Crushing and energy absorption characteristics of combined geometry shells at quasi-static and dynamic strain rates: Experimental and numerical study

• Static and dynamic crushing behaviors of combined geometry shells of hemisphere and cylinder were investigated.
• Numerical model was developed in order to investigate inertia and strain rates sensitivity of structure.
• The hemisphere cap absorbed more energy at dynamic rates than at quasi-static rates, while it exhibited lower strain rate and inertia sensitivities than the cylinder segment.
• Deformation sequence was determined both experimentally and numerically.

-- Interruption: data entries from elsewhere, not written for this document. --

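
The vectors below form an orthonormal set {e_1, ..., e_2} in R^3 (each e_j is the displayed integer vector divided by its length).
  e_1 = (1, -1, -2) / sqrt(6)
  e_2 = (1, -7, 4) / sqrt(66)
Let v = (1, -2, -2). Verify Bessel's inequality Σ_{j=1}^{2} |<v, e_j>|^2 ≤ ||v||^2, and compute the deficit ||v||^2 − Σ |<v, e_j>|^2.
Σ |<v, e_j>|^2 = 98/11; ||v||^2 = 9; deficit = 1/11

Write each e_j = u_j / sqrt(<u_j, u_j>) where u_j is the displayed integer vector. Then <v, e_j> = <v, u_j> / sqrt(<u_j, u_j>), so |<v, e_j>|^2 = <v, u_j>^2 / <u_j, u_j>.
Coefficients: <v, e_1> = 7/sqrt(6), <v, e_2> = 7/sqrt(66).
Square and sum: Σ |<v, e_j>|^2 = 98/11.
Compute ||v||^2 = v·v = 9.
Deficit = 9 − 98/11 = 1/11 ≥ 0, confirming Bessel's inequality. (The deficit equals ||v − Σ <v,e_j> e_j||^2, the squared distance from v to span{e_j}.)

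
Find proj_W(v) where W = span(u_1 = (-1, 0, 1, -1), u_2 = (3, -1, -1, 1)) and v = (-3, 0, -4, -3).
proj_W(v) = (-26/11, 14/11, -2/11, 2/11)

Set up U = [u_1 | ... | u_2] ∈ R^(4×2). The projector onto W = col(U) is P = U (U^T U)^(-1) U^T.
Compute U^T U =
  [3, -5]
  [-5, 12],
and U^T v = (2, -8).
Solve U^T U · c = U^T v for the coefficients: c = (-16/11, -14/11). The projection is proj_W(v) = U c.
Check: (v - proj_W(v)) · u_1 = 0  (should be 0).
Check: (v - proj_W(v)) · u_2 = 0  (should be 0).
Result: proj_W(v) = (-26/11, 14/11, -2/11, 2/11).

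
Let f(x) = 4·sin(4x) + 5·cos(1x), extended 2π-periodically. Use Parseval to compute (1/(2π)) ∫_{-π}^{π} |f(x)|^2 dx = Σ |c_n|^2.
Σ |c_n|^2 = 41/2

Expand |f|^2 and use orthogonality of {sin(nx), cos(mx)} on [-π, π]:
  ∫_{-π}^{π} sin(nx)^2 dx = π, ∫ cos(mx)^2 dx = π, and cross terms integrate to 0.
So ∫_{-π}^{π} f(x)^2 dx = 4^2 · π + 5^2 · π = (16 + 25)π.
Divide by 2π: (16 + 25)/2 = 41/2.
By Parseval, this equals Σ |c_n|^2.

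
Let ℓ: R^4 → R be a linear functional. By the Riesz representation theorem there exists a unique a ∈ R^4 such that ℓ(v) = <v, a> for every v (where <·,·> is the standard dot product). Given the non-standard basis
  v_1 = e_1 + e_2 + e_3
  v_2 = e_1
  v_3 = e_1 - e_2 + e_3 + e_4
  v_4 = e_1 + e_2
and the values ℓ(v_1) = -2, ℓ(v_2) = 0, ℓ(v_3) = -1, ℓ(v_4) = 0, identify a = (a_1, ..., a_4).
a = (0, 0, -2, 1)

Write a = (a_1, ..., a_4) in the standard basis. For each basis vector v_i, ℓ(v_i) = <v_i, a> is a linear equation in the a_j's. Collect the n equations into a matrix system V a = ℓ, where row i of V is v_i (expressed in the standard basis). Since V is invertible (lower-triangular with 1s on the diagonal, up to permutation), solve by back-substitution:
  V =
[[1, 1, 1, 0],
 [1, 0, 0, 0],
 [1, -1, 1, 1],
 [1, 1, 0, 0]]
  V a = (-2, 0, -1, 0)
Solving gives a = (0, 0, -2, 1).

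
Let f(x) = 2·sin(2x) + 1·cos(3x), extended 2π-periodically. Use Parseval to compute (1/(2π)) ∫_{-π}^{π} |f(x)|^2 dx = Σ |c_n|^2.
Σ |c_n|^2 = 5/2

Expand |f|^2 and use orthogonality of {sin(nx), cos(mx)} on [-π, π]:
  ∫_{-π}^{π} sin(nx)^2 dx = π, ∫ cos(mx)^2 dx = π, and cross terms integrate to 0.
So ∫_{-π}^{π} f(x)^2 dx = 2^2 · π + 1^2 · π = (4 + 1)π.
Divide by 2π: (4 + 1)/2 = 5/2.
By Parseval, this equals Σ |c_n|^2.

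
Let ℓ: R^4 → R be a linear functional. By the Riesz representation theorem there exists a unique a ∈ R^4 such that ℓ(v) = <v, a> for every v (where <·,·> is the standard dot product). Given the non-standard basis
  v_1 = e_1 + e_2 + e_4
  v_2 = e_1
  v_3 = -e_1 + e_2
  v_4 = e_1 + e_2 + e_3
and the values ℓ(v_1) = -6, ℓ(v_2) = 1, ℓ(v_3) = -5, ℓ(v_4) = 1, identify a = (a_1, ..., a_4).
a = (1, -4, 4, -3)

Write a = (a_1, ..., a_4) in the standard basis. For each basis vector v_i, ℓ(v_i) = <v_i, a> is a linear equation in the a_j's. Collect the n equations into a matrix system V a = ℓ, where row i of V is v_i (expressed in the standard basis). Since V is invertible (lower-triangular with 1s on the diagonal, up to permutation), solve by back-substitution:
  V =
[[1, 1, 0, 1],
 [1, 0, 0, 0],
 [-1, 1, 0, 0],
 [1, 1, 1, 0]]
  V a = (-6, 1, -5, 1)
Solving gives a = (1, -4, 4, -3).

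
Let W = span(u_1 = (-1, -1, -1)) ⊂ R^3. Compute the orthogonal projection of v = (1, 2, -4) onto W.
proj_W(v) = (-1/3, -1/3, -1/3)

Set up U = [u_1 | ... | u_1] ∈ R^(3×1). The projector onto W = col(U) is P = U (U^T U)^(-1) U^T.
Compute U^T U =
  [3],
and U^T v = (1).
Solve U^T U · c = U^T v for the coefficients: c = (1/3). The projection is proj_W(v) = U c.
Check: (v - proj_W(v)) · u_1 = 0  (should be 0).
Result: proj_W(v) = (-1/3, -1/3, -1/3).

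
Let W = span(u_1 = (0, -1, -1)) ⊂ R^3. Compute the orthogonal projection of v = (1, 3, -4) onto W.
proj_W(v) = (0, -1/2, -1/2)

Set up U = [u_1 | ... | u_1] ∈ R^(3×1). The projector onto W = col(U) is P = U (U^T U)^(-1) U^T.
Compute U^T U =
  [2],
and U^T v = (1).
Solve U^T U · c = U^T v for the coefficients: c = (1/2). The projection is proj_W(v) = U c.
Check: (v - proj_W(v)) · u_1 = 0  (should be 0).
Result: proj_W(v) = (0, -1/2, -1/2).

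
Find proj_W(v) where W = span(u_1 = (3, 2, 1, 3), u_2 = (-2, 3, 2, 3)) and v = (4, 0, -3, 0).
proj_W(v) = (2006/477, -487/477, -454/477, -11/53)

Set up U = [u_1 | ... | u_2] ∈ R^(4×2). The projector onto W = col(U) is P = U (U^T U)^(-1) U^T.
Compute U^T U =
  [23, 11]
  [11, 26],
and U^T v = (9, -14).
Solve U^T U · c = U^T v for the coefficients: c = (388/477, -421/477). The projection is proj_W(v) = U c.
Check: (v - proj_W(v)) · u_1 = 0  (should be 0).
Check: (v - proj_W(v)) · u_2 = 0  (should be 0).
Result: proj_W(v) = (2006/477, -487/477, -454/477, -11/53).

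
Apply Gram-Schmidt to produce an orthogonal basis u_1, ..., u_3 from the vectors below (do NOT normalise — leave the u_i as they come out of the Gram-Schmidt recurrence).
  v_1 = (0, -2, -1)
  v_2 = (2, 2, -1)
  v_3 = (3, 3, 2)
Orthogonal basis:
  u_1 = (0, -2, -1)
  u_2 = (2, 4/5, -8/5)
  u_3 = (14/9, -7/9, 14/9)

Apply the Gram-Schmidt recurrence
  u_1 = v_1
  u_i = v_i − Σ_{j<i} ((v_i · u_j) / (u_j · u_j)) · u_j.

Step by step this gives:
  u_1 = (0, -2, -1)
  u_2 = (2, 4/5, -8/5)
  u_3 = (14/9, -7/9, 14/9)

Orthogonality check:
  u_2 · u_1 = 0 (should be 0)
  u_3 · u_1 = 0 (should be 0)
  u_3 · u_2 = 0 (should be 0)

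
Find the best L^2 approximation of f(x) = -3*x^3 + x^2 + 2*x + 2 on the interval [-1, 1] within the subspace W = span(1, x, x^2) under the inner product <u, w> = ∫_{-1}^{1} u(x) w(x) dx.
g(x) = x^2 + x/5 + 2

The best approximation g ∈ W is the orthogonal projection of f onto W. Writing g = a_0 + a_1 x + a_2 x^2, the coefficients solve the normal equations G · a = b where
  G_{ij} = <φ_i, φ_j> and b_i = <f, φ_i>, with φ_0 = 1, φ_1 = x, φ_2 = x^2.
G =
  [2, 0, 2/3]
  [0, 2/3, 0]
  [2/3, 0, 2/5],
b = (14/3, 2/15, 26/15).
Solving gives a_0 = 2, a_1 = 1/5, a_2 = 1, so
  g(x) = x^2 + x/5 + 2.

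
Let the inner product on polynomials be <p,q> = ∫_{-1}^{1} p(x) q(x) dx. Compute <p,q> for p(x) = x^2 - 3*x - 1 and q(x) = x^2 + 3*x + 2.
<p,q> = -134/15

Expand the product: p(x)·q(x) = x^4 - 8*x^2 - 9*x - 2.
∫_{-1}^{1} of each monomial x^k gives [2/(k+1) if k even, 0 if k odd]. Integrating term-by-term (or equivalently evaluating the antiderivative F(x) = x^5/5 - 8*x^3/3 - 9*x^2/2 - 2*x at the endpoints):
  F(1) − F(−1) = -269/30 − (-1/30) = -134/15.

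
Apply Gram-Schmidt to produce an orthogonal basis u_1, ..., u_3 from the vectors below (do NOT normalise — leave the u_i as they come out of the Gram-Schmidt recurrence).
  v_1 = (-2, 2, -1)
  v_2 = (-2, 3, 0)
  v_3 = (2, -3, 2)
Orthogonal basis:
  u_1 = (-2, 2, -1)
  u_2 = (2/9, 7/9, 10/9)
  u_3 = (-12/17, -8/17, 8/17)

Apply the Gram-Schmidt recurrence
  u_1 = v_1
  u_i = v_i − Σ_{j<i} ((v_i · u_j) / (u_j · u_j)) · u_j.

Step by step this gives:
  u_1 = (-2, 2, -1)
  u_2 = (2/9, 7/9, 10/9)
  u_3 = (-12/17, -8/17, 8/17)

Orthogonality check:
  u_2 · u_1 = 0 (should be 0)
  u_3 · u_1 = 0 (should be 0)
  u_3 · u_2 = 0 (should be 0)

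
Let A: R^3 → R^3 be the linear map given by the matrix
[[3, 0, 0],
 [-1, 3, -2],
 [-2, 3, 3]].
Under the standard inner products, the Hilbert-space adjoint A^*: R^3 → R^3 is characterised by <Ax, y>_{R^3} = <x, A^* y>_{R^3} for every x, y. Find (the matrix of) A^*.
A^* = A^T =
[[3, -1, -2],
 [0, 3, 3],
 [0, -2, 3]]

For real matrices with standard dot products, the defining identity <Ax, y> = <x, A^* y> gives (Ax)^T y = x^T (A^*) y, i.e. x^T A^T y = x^T (A^*) y. Since this holds for all x, y, we must have A^* = A^T. Therefore
A^* =
[[3, -1, -2],
 [0, 3, 3],
 [0, -2, 3]].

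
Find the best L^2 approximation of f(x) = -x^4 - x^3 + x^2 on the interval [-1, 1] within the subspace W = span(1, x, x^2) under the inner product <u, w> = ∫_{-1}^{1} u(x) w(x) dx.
g(x) = x^2/7 - 3*x/5 + 3/35

The best approximation g ∈ W is the orthogonal projection of f onto W. Writing g = a_0 + a_1 x + a_2 x^2, the coefficients solve the normal equations G · a = b where
  G_{ij} = <φ_i, φ_j> and b_i = <f, φ_i>, with φ_0 = 1, φ_1 = x, φ_2 = x^2.
G =
  [2, 0, 2/3]
  [0, 2/3, 0]
  [2/3, 0, 2/5],
b = (4/15, -2/5, 4/35).
Solving gives a_0 = 3/35, a_1 = -3/5, a_2 = 1/7, so
  g(x) = x^2/7 - 3*x/5 + 3/35.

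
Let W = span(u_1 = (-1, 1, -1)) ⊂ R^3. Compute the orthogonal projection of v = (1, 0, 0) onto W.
proj_W(v) = (1/3, -1/3, 1/3)

Set up U = [u_1 | ... | u_1] ∈ R^(3×1). The projector onto W = col(U) is P = U (U^T U)^(-1) U^T.
Compute U^T U =
  [3],
and U^T v = (-1).
Solve U^T U · c = U^T v for the coefficients: c = (-1/3). The projection is proj_W(v) = U c.
Check: (v - proj_W(v)) · u_1 = 0  (should be 0).
Result: proj_W(v) = (1/3, -1/3, 1/3).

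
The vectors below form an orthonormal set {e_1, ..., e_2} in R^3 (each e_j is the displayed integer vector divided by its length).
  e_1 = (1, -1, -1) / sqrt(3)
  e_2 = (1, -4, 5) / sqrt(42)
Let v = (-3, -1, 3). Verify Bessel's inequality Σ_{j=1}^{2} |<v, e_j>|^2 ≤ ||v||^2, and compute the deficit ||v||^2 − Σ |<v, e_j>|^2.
Σ |<v, e_j>|^2 = 101/7; ||v||^2 = 19; deficit = 32/7

Write each e_j = u_j / sqrt(<u_j, u_j>) where u_j is the displayed integer vector. Then <v, e_j> = <v, u_j> / sqrt(<u_j, u_j>), so |<v, e_j>|^2 = <v, u_j>^2 / <u_j, u_j>.
Coefficients: <v, e_1> = -5/sqrt(3), <v, e_2> = 16/sqrt(42).
Square and sum: Σ |<v, e_j>|^2 = 101/7.
Compute ||v||^2 = v·v = 19.
Deficit = 19 − 101/7 = 32/7 ≥ 0, confirming Bessel's inequality. (The deficit equals ||v − Σ <v,e_j> e_j||^2, the squared distance from v to span{e_j}.)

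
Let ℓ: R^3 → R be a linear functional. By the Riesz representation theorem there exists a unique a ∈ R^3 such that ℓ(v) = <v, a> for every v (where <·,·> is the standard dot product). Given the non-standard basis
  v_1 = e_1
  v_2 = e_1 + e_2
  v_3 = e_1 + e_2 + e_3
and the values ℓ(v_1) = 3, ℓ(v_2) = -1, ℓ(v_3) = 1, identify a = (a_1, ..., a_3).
a = (3, -4, 2)

Write a = (a_1, ..., a_3) in the standard basis. For each basis vector v_i, ℓ(v_i) = <v_i, a> is a linear equation in the a_j's. Collect the n equations into a matrix system V a = ℓ, where row i of V is v_i (expressed in the standard basis). Since V is invertible (lower-triangular with 1s on the diagonal, up to permutation), solve by back-substitution:
  V =
[[1, 0, 0],
 [1, 1, 0],
 [1, 1, 1]]
  V a = (3, -1, 1)
Solving gives a = (3, -4, 2).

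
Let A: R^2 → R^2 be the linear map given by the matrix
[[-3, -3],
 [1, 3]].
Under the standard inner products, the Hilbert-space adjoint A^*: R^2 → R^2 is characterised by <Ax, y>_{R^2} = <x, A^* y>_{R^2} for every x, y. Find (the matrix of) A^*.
A^* = A^T =
[[-3, 1],
 [-3, 3]]

For real matrices with standard dot products, the defining identity <Ax, y> = <x, A^* y> gives (Ax)^T y = x^T (A^*) y, i.e. x^T A^T y = x^T (A^*) y. Since this holds for all x, y, we must have A^* = A^T. Therefore
A^* =
[[-3, 1],
 [-3, 3]].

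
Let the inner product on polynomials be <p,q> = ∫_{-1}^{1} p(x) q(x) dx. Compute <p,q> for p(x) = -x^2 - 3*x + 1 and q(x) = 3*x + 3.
<p,q> = -2

Expand the product: p(x)·q(x) = -3*x^3 - 12*x^2 - 6*x + 3.
∫_{-1}^{1} of each monomial x^k gives [2/(k+1) if k even, 0 if k odd]. Integrating term-by-term (or equivalently evaluating the antiderivative F(x) = -3*x^4/4 - 4*x^3 - 3*x^2 + 3*x at the endpoints):
  F(1) − F(−1) = -19/4 − (-11/4) = -2.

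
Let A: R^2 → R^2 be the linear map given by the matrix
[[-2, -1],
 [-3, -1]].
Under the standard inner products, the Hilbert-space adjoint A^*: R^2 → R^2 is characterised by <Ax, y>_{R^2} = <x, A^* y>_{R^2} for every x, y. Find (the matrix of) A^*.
A^* = A^T =
[[-2, -3],
 [-1, -1]]

For real matrices with standard dot products, the defining identity <Ax, y> = <x, A^* y> gives (Ax)^T y = x^T (A^*) y, i.e. x^T A^T y = x^T (A^*) y. Since this holds for all x, y, we must have A^* = A^T. Therefore
A^* =
[[-2, -3],
 [-1, -1]].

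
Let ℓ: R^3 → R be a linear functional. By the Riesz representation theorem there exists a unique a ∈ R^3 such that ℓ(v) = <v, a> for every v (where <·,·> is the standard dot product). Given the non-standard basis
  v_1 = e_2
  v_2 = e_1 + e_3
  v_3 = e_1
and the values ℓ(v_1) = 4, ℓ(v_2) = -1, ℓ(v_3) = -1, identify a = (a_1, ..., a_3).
a = (-1, 4, 0)

Write a = (a_1, ..., a_3) in the standard basis. For each basis vector v_i, ℓ(v_i) = <v_i, a> is a linear equation in the a_j's. Collect the n equations into a matrix system V a = ℓ, where row i of V is v_i (expressed in the standard basis). Since V is invertible (lower-triangular with 1s on the diagonal, up to permutation), solve by back-substitution:
  V =
[[0, 1, 0],
 [1, 0, 1],
 [1, 0, 0]]
  V a = (4, -1, -1)
Solving gives a = (-1, 4, 0).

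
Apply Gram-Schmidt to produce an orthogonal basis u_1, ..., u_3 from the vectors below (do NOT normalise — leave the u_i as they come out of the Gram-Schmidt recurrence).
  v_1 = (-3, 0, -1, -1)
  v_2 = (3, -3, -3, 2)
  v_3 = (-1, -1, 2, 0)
Orthogonal basis:
  u_1 = (-3, 0, -1, -1)
  u_2 = (9/11, -3, -41/11, 14/11)
  u_3 = (-154/277, -451/277, 363/277, 99/277)

Apply the Gram-Schmidt recurrence
  u_1 = v_1
  u_i = v_i − Σ_{j<i} ((v_i · u_j) / (u_j · u_j)) · u_j.

Step by step this gives:
  u_1 = (-3, 0, -1, -1)
  u_2 = (9/11, -3, -41/11, 14/11)
  u_3 = (-154/277, -451/277, 363/277, 99/277)

Orthogonality check:
  u_2 · u_1 = 0 (should be 0)
  u_3 · u_1 = 0 (should be 0)
  u_3 · u_2 = 0 (should be 0)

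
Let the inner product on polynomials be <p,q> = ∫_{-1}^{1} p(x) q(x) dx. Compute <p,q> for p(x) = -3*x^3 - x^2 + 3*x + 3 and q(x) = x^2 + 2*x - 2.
<p,q> = -112/15

Expand the product: p(x)·q(x) = -3*x^5 - 7*x^4 + 7*x^3 + 11*x^2 - 6.
∫_{-1}^{1} of each monomial x^k gives [2/(k+1) if k even, 0 if k odd]. Integrating term-by-term (or equivalently evaluating the antiderivative F(x) = -x^6/2 - 7*x^5/5 + 7*x^4/4 + 11*x^3/3 - 6*x at the endpoints):
  F(1) − F(−1) = -149/60 − (299/60) = -112/15.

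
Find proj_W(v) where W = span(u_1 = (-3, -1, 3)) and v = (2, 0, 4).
proj_W(v) = (-18/19, -6/19, 18/19)

Set up U = [u_1 | ... | u_1] ∈ R^(3×1). The projector onto W = col(U) is P = U (U^T U)^(-1) U^T.
Compute U^T U =
  [19],
and U^T v = (6).
Solve U^T U · c = U^T v for the coefficients: c = (6/19). The projection is proj_W(v) = U c.
Check: (v - proj_W(v)) · u_1 = 0  (should be 0).
Result: proj_W(v) = (-18/19, -6/19, 18/19).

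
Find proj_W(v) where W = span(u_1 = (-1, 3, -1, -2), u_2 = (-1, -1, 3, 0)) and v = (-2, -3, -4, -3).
proj_W(v) = (23/35, 3/5, -67/35, 1/35)

Set up U = [u_1 | ... | u_2] ∈ R^(4×2). The projector onto W = col(U) is P = U (U^T U)^(-1) U^T.
Compute U^T U =
  [15, -5]
  [-5, 11],
and U^T v = (3, -7).
Solve U^T U · c = U^T v for the coefficients: c = (-1/70, -9/14). The projection is proj_W(v) = U c.
Check: (v - proj_W(v)) · u_1 = 0  (should be 0).
Check: (v - proj_W(v)) · u_2 = 0  (should be 0).
Result: proj_W(v) = (23/35, 3/5, -67/35, 1/35).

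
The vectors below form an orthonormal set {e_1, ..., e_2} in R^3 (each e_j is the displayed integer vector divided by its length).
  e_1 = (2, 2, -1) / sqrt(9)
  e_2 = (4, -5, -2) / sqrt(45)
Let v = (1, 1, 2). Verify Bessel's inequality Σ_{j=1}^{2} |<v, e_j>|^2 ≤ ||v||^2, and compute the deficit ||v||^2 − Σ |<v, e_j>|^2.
Σ |<v, e_j>|^2 = 1; ||v||^2 = 6; deficit = 5

Write each e_j = u_j / sqrt(<u_j, u_j>) where u_j is the displayed integer vector. Then <v, e_j> = <v, u_j> / sqrt(<u_j, u_j>), so |<v, e_j>|^2 = <v, u_j>^2 / <u_j, u_j>.
Coefficients: <v, e_1> = 2/sqrt(9), <v, e_2> = -5/sqrt(45).
Square and sum: Σ |<v, e_j>|^2 = 1.
Compute ||v||^2 = v·v = 6.
Deficit = 6 − 1 = 5 ≥ 0, confirming Bessel's inequality. (The deficit equals ||v − Σ <v,e_j> e_j||^2, the squared distance from v to span{e_j}.)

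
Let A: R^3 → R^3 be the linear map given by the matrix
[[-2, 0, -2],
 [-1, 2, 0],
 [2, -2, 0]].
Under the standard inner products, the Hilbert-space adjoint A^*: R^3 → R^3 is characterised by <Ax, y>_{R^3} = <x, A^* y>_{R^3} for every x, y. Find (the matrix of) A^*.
A^* = A^T =
[[-2, -1, 2],
 [0, 2, -2],
 [-2, 0, 0]]

For real matrices with standard dot products, the defining identity <Ax, y> = <x, A^* y> gives (Ax)^T y = x^T (A^*) y, i.e. x^T A^T y = x^T (A^*) y. Since this holds for all x, y, we must have A^* = A^T. Therefore
A^* =
[[-2, -1, 2],
 [0, 2, -2],
 [-2, 0, 0]].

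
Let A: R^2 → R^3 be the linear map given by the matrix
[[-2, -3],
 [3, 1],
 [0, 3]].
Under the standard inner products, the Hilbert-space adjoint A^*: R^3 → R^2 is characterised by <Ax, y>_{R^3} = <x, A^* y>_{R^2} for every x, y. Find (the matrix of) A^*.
A^* = A^T =
[[-2, 3, 0],
 [-3, 1, 3]]

For real matrices with standard dot products, the defining identity <Ax, y> = <x, A^* y> gives (Ax)^T y = x^T (A^*) y, i.e. x^T A^T y = x^T (A^*) y. Since this holds for all x, y, we must have A^* = A^T. Therefore
A^* =
[[-2, 3, 0],
 [-3, 1, 3]].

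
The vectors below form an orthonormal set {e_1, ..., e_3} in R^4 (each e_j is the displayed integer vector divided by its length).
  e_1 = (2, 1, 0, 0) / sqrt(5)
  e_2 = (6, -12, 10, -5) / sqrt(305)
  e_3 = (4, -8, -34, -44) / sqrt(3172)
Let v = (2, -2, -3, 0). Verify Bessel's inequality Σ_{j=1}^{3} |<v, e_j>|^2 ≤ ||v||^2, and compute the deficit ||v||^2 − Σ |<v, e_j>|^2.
Σ |<v, e_j>|^2 = 77/13; ||v||^2 = 17; deficit = 144/13

Write each e_j = u_j / sqrt(<u_j, u_j>) where u_j is the displayed integer vector. Then <v, e_j> = <v, u_j> / sqrt(<u_j, u_j>), so |<v, e_j>|^2 = <v, u_j>^2 / <u_j, u_j>.
Coefficients: <v, e_1> = 2/sqrt(5), <v, e_2> = 6/sqrt(305), <v, e_3> = 126/sqrt(3172).
Square and sum: Σ |<v, e_j>|^2 = 77/13.
Compute ||v||^2 = v·v = 17.
Deficit = 17 − 77/13 = 144/13 ≥ 0, confirming Bessel's inequality. (The deficit equals ||v − Σ <v,e_j> e_j||^2, the squared distance from v to span{e_j}.)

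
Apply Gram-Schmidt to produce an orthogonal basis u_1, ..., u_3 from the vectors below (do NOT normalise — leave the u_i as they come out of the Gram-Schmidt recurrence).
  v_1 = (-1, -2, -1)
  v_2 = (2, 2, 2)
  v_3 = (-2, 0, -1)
Orthogonal basis:
  u_1 = (-1, -2, -1)
  u_2 = (2/3, -2/3, 2/3)
  u_3 = (-1/2, 0, 1/2)

Apply the Gram-Schmidt recurrence
  u_1 = v_1
  u_i = v_i − Σ_{j<i} ((v_i · u_j) / (u_j · u_j)) · u_j.

Step by step this gives:
  u_1 = (-1, -2, -1)
  u_2 = (2/3, -2/3, 2/3)
  u_3 = (-1/2, 0, 1/2)

Orthogonality check:
  u_2 · u_1 = 0 (should be 0)
  u_3 · u_1 = 0 (should be 0)
  u_3 · u_2 = 0 (should be 0)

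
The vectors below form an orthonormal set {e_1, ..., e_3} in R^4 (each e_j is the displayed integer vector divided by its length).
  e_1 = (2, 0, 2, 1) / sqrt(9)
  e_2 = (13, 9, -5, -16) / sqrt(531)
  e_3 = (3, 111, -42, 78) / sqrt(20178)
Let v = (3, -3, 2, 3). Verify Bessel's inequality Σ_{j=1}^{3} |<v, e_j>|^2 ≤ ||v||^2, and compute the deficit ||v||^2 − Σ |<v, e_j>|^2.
Σ |<v, e_j>|^2 = 461/19; ||v||^2 = 31; deficit = 128/19

Write each e_j = u_j / sqrt(<u_j, u_j>) where u_j is the displayed integer vector. Then <v, e_j> = <v, u_j> / sqrt(<u_j, u_j>), so |<v, e_j>|^2 = <v, u_j>^2 / <u_j, u_j>.
Coefficients: <v, e_1> = 13/sqrt(9), <v, e_2> = -46/sqrt(531), <v, e_3> = -174/sqrt(20178).
Square and sum: Σ |<v, e_j>|^2 = 461/19.
Compute ||v||^2 = v·v = 31.
Deficit = 31 − 461/19 = 128/19 ≥ 0, confirming Bessel's inequality. (The deficit equals ||v − Σ <v,e_j> e_j||^2, the squared distance from v to span{e_j}.)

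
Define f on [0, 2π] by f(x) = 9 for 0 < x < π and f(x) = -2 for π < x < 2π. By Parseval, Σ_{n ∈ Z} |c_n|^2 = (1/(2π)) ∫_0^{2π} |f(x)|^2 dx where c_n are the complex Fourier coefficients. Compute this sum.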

The quasi-static and dynamic crushing response and the energy absorption characteristics of combined geometry shells composed of a hemispherical cap and a cylindrical segment were investigated both experimentally and numerically. The inelastic deformation of the shells initiated with the inversion of the hemisphere cap and followed by the axisymmetric or diamond folding of the cylindrical segment depending on the loading rate and dimensions. The fracture of the thinner specimens in dynamic tests was ascribed to the rise of the flow stress to the fracture stress with increasing strain rate. The hemisphere cap absorbed more energy at dynamic rates than at quasi-static rates, while it exhibited lower strain rate and inertia sensitivities than the cylinder segment. For both the hemisphere cap and the cylinder segment, the inertial effect was shown to be more pronounced than strain rate effect at increasing impact velocities.